Speaking at the annual general meeting, Prithvi Raj Singh Oberoi, the chairman of EIH, said, "The demand for hotel rooms in India should grow in this financial year. Whilst room rates should begin to improve, margins are likely to be under strain due to high inflation."

While EIH lacked funding for expansion, ITC was more than willing to invest money into its own hotel business. ITC is planning to add about 2,000 to 3,000 rooms in the next two-three years. According to a note by Ambit Capital Pvt Ltd, ITC expects ORs to go up to 70% from 60% and sees the peak ARRs reached in 2006-07 to be only one year away. Currently ARRs are considered to be stable.

According to World Travel & Tourism Council (WTTC) estimates, travel and tourism demand in India will grow at 8.2% annually till 2019, the highest growth after China in the big countries league.
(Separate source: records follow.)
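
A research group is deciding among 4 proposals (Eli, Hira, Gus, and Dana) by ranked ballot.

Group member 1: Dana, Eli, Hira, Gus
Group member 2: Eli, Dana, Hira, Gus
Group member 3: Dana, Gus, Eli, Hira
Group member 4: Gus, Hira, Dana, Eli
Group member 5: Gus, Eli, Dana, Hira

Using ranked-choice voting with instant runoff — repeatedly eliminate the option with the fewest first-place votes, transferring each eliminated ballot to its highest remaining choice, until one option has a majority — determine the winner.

Dana

Round 1: Gus 2, Dana 2, Eli 1, Hira 0. Hira has the fewest and is eliminated.
Round 2: Gus 2, Dana 2, Eli 1. Eli has the fewest and is eliminated.
Round 3: Dana 3, Gus 2. Dana has a majority.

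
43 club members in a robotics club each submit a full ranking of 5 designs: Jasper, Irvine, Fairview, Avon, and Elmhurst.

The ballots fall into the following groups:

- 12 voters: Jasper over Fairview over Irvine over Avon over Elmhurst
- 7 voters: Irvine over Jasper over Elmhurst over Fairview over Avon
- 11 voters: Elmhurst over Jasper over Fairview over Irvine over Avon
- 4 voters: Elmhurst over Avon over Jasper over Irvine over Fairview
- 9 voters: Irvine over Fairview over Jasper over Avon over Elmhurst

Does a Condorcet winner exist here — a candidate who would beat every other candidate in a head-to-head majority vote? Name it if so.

Jasper

Head-to-head results (43 voters total):
Jasper vs Irvine: Jasper wins 27–16.
Jasper vs Fairview: Jasper wins 34–9.
Jasper vs Avon: Jasper wins 39–4.
Jasper vs Elmhurst: Jasper wins 28–15.
Irvine vs Fairview: Fairview wins 23–20.
Irvine vs Avon: Irvine wins 39–4.
Irvine vs Elmhurst: Irvine wins 28–15.
Fairview vs Avon: Fairview wins 39–4.
Fairview vs Elmhurst: Elmhurst wins 22–21.
Avon vs Elmhurst: Elmhurst wins 22–21.
Jasper beats each rival — Irvine (27–16), Fairview (34–9), Avon (39–4), Elmhurst (28–15) — so Jasper is the Condorcet winner.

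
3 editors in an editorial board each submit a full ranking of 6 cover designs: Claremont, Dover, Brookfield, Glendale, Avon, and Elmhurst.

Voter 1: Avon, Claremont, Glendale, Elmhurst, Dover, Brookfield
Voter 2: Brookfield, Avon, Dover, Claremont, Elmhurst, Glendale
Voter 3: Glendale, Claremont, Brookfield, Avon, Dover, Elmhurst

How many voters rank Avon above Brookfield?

Ballots ranking Avon above Brookfield: 1.
Ballots ranking Brookfield above Avon: 2.
So 1 of 3 voters prefer Avon to Brookfield.

1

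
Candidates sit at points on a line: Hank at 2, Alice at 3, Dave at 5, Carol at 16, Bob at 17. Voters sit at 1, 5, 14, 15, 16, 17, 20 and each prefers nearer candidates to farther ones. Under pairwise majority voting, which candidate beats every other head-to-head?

With single-peaked preferences on a line, the Condorcet winner is the candidate closest to the median voter.
The median voter (position 15) is closest to Carol at 16.
Check: Carol vs Dave — voters closer to Carol: 5 of 7.

Carol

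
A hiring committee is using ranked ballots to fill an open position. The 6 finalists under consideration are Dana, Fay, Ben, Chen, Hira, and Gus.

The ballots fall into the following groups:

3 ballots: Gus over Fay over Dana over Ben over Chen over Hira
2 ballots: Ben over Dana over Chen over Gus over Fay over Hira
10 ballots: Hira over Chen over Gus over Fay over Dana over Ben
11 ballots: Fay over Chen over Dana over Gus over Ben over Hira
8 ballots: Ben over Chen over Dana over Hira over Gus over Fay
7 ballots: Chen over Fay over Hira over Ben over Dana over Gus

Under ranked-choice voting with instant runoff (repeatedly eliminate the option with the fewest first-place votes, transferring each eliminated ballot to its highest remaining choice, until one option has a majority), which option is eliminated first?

Dana

Round 1: Fay 11, Ben 10, Hira 10, Chen 7, Gus 3, Dana 0. Dana has the fewest and is eliminated.
Round 2: Fay 11, Ben 10, Hira 10, Chen 7, Gus 3. Gus has the fewest and is eliminated.
Round 3: Fay 14, Ben 10, Hira 10, Chen 7. Chen has the fewest and is eliminated.
Round 4: Fay 21, Ben 10, Hira 10. Fay has a majority.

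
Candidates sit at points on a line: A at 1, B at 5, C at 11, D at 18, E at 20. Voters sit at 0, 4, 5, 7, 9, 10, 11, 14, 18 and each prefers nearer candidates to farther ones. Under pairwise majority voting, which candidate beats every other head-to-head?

With single-peaked preferences on a line, the Condorcet winner is the candidate closest to the median voter.
The median voter (position 9) is closest to C at 11.
Check: C vs B — voters closer to C: 5 of 9.

C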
"Considering that the US offers 40x and China 10x hotel rooms as compared to the 1.1 lakh hotel rooms in India, the Indian hospitality industry has huge potential to grow structurally. However, high land prices, low floor space index (FSI), (a) plethora of taxes, and low incentive from (the) government are some key hurdles for hotel companies in India," the Edelweiss report said.

RIL's unit Reliance Industries Investment and Holding Pvt Ltd bought the stake from Oberoi Hotels Pvt Ltd, Aravali Polymers LLP and PRS Oberoi. EIH operates hotels and resorts under the Oberoi brand. The promoter and promoter group had a 46.43% stake in EIH prior to the deal.

Comments
Nandan Maluste
1 decade ago
What was reported was that RIL had bought shares from the promoters of EIH. Hence the Rs 1021 cr would not go into company.